One of the first steps in the design process is to select the device. The device used for this example is the Motorola MMBR941, a bipolar junction transistor (BJT) packaged in a standard SOT-23 plastic package. While bipolar devices do not generally have as good of mixing properties as field-effect transistors, the low operating voltage precludes using FETs in this case. The chosen device has acceptable performance for this application and offers several other advantages: it is extremely low cost, and accurate models are readily available. A rule of thumb in high-volume, low-cost applications is to use the least expensive device that will accomplish the job, the MMBR941 is a good choice for this mixer. It is equally true that, no matter how good a device is, if there are no models with which to simulate it, it becomes impossible to use in a design.
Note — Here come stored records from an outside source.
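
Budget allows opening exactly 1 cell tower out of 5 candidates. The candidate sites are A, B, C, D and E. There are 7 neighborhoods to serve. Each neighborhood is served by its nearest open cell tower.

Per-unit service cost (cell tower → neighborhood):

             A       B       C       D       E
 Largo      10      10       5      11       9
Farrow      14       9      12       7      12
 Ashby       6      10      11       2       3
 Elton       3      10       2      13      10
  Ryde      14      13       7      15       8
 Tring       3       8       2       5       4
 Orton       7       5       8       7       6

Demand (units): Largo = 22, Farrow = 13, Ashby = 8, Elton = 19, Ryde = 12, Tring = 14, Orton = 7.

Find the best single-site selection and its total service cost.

Choose C only; total service cost 560.

With exactly 1 open, each neighborhood uses its cheapest among the chosen.
{C}: Largo→C 5·22=110, Farrow→C 12·13=156, Ashby→C 11·8=88, Elton→C 2·19=38, Ryde→C 7·12=84, Tring→C 2·14=28, Orton→C 8·7=56. Service cost 560.
{E}: service cost 762
{A}: service cost 766
Among all 5 size-1 choices, {C} is lowest.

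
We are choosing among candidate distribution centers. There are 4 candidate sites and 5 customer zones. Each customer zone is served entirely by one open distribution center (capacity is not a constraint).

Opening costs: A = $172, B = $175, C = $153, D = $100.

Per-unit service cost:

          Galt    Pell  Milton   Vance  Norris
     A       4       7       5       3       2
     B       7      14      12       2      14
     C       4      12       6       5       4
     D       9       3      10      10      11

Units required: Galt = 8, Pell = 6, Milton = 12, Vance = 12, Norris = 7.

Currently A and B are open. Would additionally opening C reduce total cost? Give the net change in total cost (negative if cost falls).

No — net change +153 (cost rises by 153).

Current service cost with {A, B}: 172.
Adding C: each customer zone re-picks its cheapest; new service cost 172, saving 0.
Extra fixed cost: 153. Net change = 153 − 0 = 153.
(Totals: 519 → 672.)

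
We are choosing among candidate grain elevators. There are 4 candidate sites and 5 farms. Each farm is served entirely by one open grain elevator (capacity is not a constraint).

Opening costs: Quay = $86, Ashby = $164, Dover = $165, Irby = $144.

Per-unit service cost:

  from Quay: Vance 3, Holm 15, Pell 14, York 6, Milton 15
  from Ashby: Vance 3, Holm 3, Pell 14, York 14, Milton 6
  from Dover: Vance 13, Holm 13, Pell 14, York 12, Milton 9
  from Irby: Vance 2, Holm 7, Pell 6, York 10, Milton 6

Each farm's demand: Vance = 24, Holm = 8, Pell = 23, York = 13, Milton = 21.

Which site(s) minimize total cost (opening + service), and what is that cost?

For any fixed open set, each farm goes to its cheapest open site; total = fixed + service.
{Irby}: Vance→Irby 2·24=48, Holm→Irby 7·8=56, Pell→Irby 6·23=138, York→Irby 10·13=130, Milton→Irby 6·21=126. Service 498; fixed 144; total 642.
{Quay, Irby}: service 446 + fixed 230 = 676
{Ashby, Irby}: service 466 + fixed 308 = 774
{Quay, Ashby, Dover, Irby}: service 414 + fixed 559 = 973
(All 15 nonempty subsets were checked; Irby only is lowest.)

Open Irby only; minimum total cost 642.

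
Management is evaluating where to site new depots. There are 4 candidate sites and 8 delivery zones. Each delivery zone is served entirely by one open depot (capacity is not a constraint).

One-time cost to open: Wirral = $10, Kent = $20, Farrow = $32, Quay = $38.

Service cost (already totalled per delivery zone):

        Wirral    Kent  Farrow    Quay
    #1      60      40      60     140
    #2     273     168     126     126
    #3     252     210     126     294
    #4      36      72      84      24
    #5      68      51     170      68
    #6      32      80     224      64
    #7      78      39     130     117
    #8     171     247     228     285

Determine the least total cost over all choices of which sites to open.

For any fixed open set, each delivery zone goes to its cheapest open site; total = fixed + service.
{Wirral, Kent, Farrow}: #1→Kent 40, #2→Farrow 126, #3→Farrow 126, #4→Wirral 36, #5→Kent 51, #6→Wirral 32, #7→Kent 39, #8→Wirral 171. Service 621; fixed 62; total 683.
{Wirral, Kent, Farrow, Quay}: #1→Kent 40, #2→Farrow 126, #3→Farrow 126, #4→Quay 24, #5→Kent 51, #6→Wirral 32, #7→Kent 39, #8→Wirral 171. Service 609; fixed 100; total 709.
{Wirral, Farrow}: #1→Wirral 60, #2→Farrow 126, #3→Farrow 126, #4→Wirral 36, #5→Wirral 68, #6→Wirral 32, #7→Wirral 78, #8→Wirral 171. Service 697; fixed 42; total 739.
{Wirral}: service 970 + fixed 10 = 980
No other subset beats 683.

Minimum total cost: 683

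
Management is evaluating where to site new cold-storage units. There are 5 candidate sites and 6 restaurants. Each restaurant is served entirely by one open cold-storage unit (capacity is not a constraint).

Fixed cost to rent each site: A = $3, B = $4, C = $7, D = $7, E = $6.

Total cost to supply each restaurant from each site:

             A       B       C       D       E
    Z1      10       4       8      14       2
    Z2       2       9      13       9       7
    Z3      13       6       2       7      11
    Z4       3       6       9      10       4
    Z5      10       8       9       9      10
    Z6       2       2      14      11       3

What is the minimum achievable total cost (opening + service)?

Minimum total cost: 32

For any fixed open set, each restaurant goes to its cheapest open site; total = fixed + service.
{A, B}: Z1→B 4, Z2→A 2, Z3→B 6, Z4→A 3, Z5→B 8, Z6→A 2. Service 25; fixed 7; total 32.
{A, B, C}: Z1→B 4, Z2→A 2, Z3→C 2, Z4→A 3, Z5→B 8, Z6→A 2. Service 21; fixed 14; total 35.
{A, B, E}: service 23 + fixed 13 = 36
{A, B, C, D, E}: service 19 + fixed 27 = 46
No other subset beats 32.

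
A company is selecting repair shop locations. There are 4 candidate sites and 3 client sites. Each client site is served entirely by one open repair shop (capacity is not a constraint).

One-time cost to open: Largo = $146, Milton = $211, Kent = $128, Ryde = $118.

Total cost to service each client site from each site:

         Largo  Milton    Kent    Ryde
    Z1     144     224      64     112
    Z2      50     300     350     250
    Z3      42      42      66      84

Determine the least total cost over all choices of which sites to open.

For any fixed open set, each client site goes to its cheapest open site; total = fixed + service.
{Largo}: Z1→Largo 144, Z2→Largo 50, Z3→Largo 42. Service 236; fixed 146; total 382.
{Largo, Kent}: service 156 + fixed 274 = 430
{Largo, Ryde}: service 204 + fixed 264 = 468
{Largo, Milton, Kent, Ryde}: Z1→Kent 64, Z2→Largo 50, Z3→Largo 42. Service 156; fixed 603; total 759.
No other subset beats 382.

Minimum total cost: 382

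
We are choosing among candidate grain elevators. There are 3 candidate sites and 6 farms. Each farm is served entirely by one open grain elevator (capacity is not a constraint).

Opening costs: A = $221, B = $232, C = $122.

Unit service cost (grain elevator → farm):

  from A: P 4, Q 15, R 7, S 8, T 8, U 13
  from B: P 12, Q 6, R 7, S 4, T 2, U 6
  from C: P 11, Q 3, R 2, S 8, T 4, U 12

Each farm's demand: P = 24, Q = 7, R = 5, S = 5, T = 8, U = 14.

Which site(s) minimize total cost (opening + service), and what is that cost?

For any fixed open set, each farm goes to its cheapest open site; total = fixed + service.
{C}: P→C 11·24=264, Q→C 3·7=21, R→C 2·5=10, S→C 8·5=40, T→C 4·8=32, U→C 12·14=168. Service 535; fixed 122; total 657.
{A, C}: P→A 4·24=96, Q→C 3·7=21, R→C 2·5=10, S→A 8·5=40, T→C 4·8=32, U→C 12·14=168. Service 367; fixed 343; total 710.
{B}: P→B 12·24=288, Q→B 6·7=42, R→B 7·5=35, S→B 4·5=20, T→B 2·8=16, U→B 6·14=84. Service 485; fixed 232; total 717.
{A, B, C}: P→A 4·24=96, Q→C 3·7=21, R→C 2·5=10, S→B 4·5=20, T→B 2·8=16, U→B 6·14=84. Service 247; fixed 575; total 822.
(All 7 nonempty subsets were checked; C only is lowest.)

Open C only; minimum total cost 657.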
The device model, taken from the ADS RF Transistor Library, is a Gummel-Poon model where the parameters were extracted by the manufacturer, Motorola. Initially, the model’s DC performance is verified by comparing DC I-V curves. Next, a bias network will be designed to establish the desired operating point. The model’s RF behavior will then be checked by comparing the simulated S-parameters with measured S-parameters taken at the same bias conditions. Finally, the model’s nonlinear performance is verified by simulating gain compression and comparing to measured results.
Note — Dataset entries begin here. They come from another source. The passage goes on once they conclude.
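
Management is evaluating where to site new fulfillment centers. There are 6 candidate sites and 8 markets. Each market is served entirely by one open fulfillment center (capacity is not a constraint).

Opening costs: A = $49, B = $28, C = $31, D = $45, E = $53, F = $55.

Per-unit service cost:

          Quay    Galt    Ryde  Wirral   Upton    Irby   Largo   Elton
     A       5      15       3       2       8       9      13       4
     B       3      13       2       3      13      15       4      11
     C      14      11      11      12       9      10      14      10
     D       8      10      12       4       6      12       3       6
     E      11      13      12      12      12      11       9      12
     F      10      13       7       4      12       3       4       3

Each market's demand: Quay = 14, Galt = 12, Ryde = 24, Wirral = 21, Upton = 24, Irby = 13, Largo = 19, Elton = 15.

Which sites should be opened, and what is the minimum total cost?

Open B, D and F; minimum total cost 686.

For any fixed open set, each market goes to its cheapest open site; total = fixed + service.
{B, D, F}: Quay→B 3·14=42, Galt→D 10·12=120, Ryde→B 2·24=48, Wirral→B 3·21=63, Upton→D 6·24=144, Irby→F 3·13=39, Largo→D 3·19=57, Elton→F 3·15=45. Service 558; fixed 128; total 686.
{A, B, D, F}: Quay→B 3·14=42, Galt→D 10·12=120, Ryde→B 2·24=48, Wirral→A 2·21=42, Upton→D 6·24=144, Irby→F 3·13=39, Largo→D 3·19=57, Elton→F 3·15=45. Service 537; fixed 177; total 714.
{B, C, D, F}: service 558 + fixed 159 = 717
{A, B, C, D, E, F}: service 537 + fixed 261 = 798
No other subset beats 686.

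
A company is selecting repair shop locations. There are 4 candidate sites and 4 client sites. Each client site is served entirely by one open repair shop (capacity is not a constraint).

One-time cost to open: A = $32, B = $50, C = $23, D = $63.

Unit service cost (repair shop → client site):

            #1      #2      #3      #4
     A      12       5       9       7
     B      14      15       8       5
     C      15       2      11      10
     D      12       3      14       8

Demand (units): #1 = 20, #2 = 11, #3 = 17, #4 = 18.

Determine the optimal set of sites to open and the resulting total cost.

Open A, B and C; minimum total cost 593.

For any fixed open set, each client site goes to its cheapest open site; total = fixed + service.
{A, B, C}: #1→A 12·20=240, #2→C 2·11=22, #3→B 8·17=136, #4→B 5·18=90. Service 488; fixed 105; total 593.
{A, C}: service 541 + fixed 55 = 596
{B, C}: service 528 + fixed 73 = 601
{A, B, C, D}: service 488 + fixed 168 = 656
No other subset beats 593.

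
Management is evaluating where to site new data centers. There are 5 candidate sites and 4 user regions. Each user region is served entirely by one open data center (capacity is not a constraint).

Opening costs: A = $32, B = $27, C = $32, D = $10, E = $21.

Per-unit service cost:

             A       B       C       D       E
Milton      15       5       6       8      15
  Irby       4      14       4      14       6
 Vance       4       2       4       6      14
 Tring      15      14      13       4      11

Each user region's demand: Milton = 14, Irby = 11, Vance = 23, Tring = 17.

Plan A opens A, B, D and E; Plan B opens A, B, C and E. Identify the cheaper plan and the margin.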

Device Model DC Verification (Cell: DC_curves)

DC_curves (see Figure 3) shows one way to set up a swept-parameter DC analysis. Open the MixerPager_wrk workspace. It is in 02_DC & Bias Point > DC_curves > schematic. The DC voltage supply at the collector is set to a variable, VCE, which is initialized in the VAR block. The VAR block also initializes the variable, IBB, used in the DC current source at the base of the BJT. The actual values used for VCE are determined in the DC simulation controller (DC1). In this example, VCE is swept from 0 V to 6 V, so that the model can be verified over a relatively wide operating range. The DC controller can only sweep a single variable, so the values for IBB are swept using the ParamSweep component. The range chosen for the base current, IBB, is set to 50 to 350 μA. This IV characteristics simulation setup is available as a default template in ADS and designers can obtain the same under Schematic page by selecting Insert > Template > BJT Curve Tracer. It can be used after setting IBB and VCE values as desired by designers.

Device Model RF Verification (Cell: BiasNet)
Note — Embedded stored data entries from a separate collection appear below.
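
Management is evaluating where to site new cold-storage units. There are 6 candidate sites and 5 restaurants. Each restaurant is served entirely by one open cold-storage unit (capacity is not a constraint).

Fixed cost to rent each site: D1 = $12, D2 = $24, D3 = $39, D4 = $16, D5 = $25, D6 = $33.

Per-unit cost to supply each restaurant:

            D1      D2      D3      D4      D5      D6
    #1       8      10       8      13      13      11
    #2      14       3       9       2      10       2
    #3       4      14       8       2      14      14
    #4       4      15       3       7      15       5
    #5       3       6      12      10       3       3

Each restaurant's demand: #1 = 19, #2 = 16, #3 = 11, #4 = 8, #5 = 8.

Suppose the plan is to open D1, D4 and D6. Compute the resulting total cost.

Total cost: 323

Each restaurant is assigned to its cheapest site among the open ones.
{D1, D4, D6}: #1→D1 8·19=152, #2→D4 2·16=32, #3→D4 2·11=22, #4→D1 4·8=32, #5→D1 3·8=24. Service 262; fixed 61; total 323.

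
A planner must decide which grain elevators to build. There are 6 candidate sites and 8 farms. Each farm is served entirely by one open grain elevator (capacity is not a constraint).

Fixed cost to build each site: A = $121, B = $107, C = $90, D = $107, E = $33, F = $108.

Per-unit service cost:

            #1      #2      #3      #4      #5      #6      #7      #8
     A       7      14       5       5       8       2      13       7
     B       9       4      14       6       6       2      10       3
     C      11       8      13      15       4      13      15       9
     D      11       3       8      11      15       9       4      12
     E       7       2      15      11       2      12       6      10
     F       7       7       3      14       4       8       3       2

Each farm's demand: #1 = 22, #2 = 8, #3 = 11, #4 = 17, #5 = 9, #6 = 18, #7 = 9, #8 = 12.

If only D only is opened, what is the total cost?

Total cost: 1125

Each farm is assigned to its cheapest site among the open ones.
{D}: #1→D 11·22=242, #2→D 3·8=24, #3→D 8·11=88, #4→D 11·17=187, #5→D 15·9=135, #6→D 9·18=162, #7→D 4·9=36, #8→D 12·12=144. Service 1018; fixed 107; total 1125.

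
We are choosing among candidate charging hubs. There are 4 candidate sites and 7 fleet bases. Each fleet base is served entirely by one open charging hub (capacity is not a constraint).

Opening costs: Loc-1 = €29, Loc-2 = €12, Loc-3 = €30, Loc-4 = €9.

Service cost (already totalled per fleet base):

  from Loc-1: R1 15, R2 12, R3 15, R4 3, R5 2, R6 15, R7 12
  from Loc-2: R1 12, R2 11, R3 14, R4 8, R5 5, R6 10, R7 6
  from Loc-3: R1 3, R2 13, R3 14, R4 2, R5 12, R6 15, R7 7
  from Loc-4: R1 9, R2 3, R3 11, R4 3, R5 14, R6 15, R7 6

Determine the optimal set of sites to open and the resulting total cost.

Open Loc-2 and Loc-4; minimum total cost 68.

For any fixed open set, each fleet base goes to its cheapest open site; total = fixed + service.
{Loc-2, Loc-4}: R1→Loc-4 9, R2→Loc-4 3, R3→Loc-4 11, R4→Loc-4 3, R5→Loc-2 5, R6→Loc-2 10, R7→Loc-2 6. Service 47; fixed 21; total 68.
{Loc-4}: service 61 + fixed 9 = 70
{Loc-2}: R1→Loc-2 12, R2→Loc-2 11, R3→Loc-2 14, R4→Loc-2 8, R5→Loc-2 5, R6→Loc-2 10, R7→Loc-2 6. Service 66; fixed 12; total 78.
{Loc-1, Loc-2, Loc-3, Loc-4}: service 37 + fixed 80 = 117
No other subset beats 68.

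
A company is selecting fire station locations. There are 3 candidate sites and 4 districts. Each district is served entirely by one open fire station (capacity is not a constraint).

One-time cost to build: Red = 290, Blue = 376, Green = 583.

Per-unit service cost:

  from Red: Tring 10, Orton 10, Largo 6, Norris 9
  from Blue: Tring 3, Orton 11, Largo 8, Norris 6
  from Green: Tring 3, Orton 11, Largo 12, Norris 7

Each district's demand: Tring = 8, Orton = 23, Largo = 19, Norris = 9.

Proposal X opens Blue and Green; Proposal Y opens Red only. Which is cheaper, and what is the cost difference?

Proposal Y is cheaper by 647.

Proposal X: {Blue, Green}: Tring→Blue 3·8=24, Orton→Blue 11·23=253, Largo→Blue 8·19=152, Norris→Blue 6·9=54. Service 483; fixed 959; total 1442.
Proposal Y: {Red}: Tring→Red 10·8=80, Orton→Red 10·23=230, Largo→Red 6·19=114, Norris→Red 9·9=81. Service 505; fixed 290; total 795.
Difference: |1442 − 795| = 647.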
BiasNet (02_DC & Bias Point > BiasNet > schematic), shown in Figure 10, includes both DC and S-parameter simulations so, in this case, bias tee components (DC feeds and blocks) are required to ensure proper RF performance. DC results are displayed directly on the schematic page, using the DC back annotation feature. Once the simulation has been run, select Simulate > Annotate DC Solution to see the DC voltages and currents at each node. This simulation can be done with both the exact resistor values and nearest standard values (Rc = 470 Ω, Rb = 8.2 kΩ) to confirm that the operating point is correct.

Device Model Large-Signal Verification (Cell: Compression)

Compression (03_Compression & IF Match > Compression > schematic), shown in Figure 12,

shows two ways of calculating the device output compression at the RF frequency of 900 MHz. The

conventional way, implemented here with the Harmonic Balance controller, is to sweep the input power

level from low (i.e. small-signal) to high values until the output power compresses (the ratio Pout/Pin

starts to fall off from its small-signal value). The input power variable, “PwrIn” is swept from -45 to

-5 dBm and a Measurement Equation component is used to define the output power at 900 MHz, in

dBm. Notice that the dBm function assumes the power is being delivered to a 50 Ω load, unless

otherwise specified by the user. The argument of the function, “HB.Vout[1]”, specifies the fundamental

frequency. Figure 13 shows the equation and graph used to determine the 1 dB compression point and

includes the measured results as well.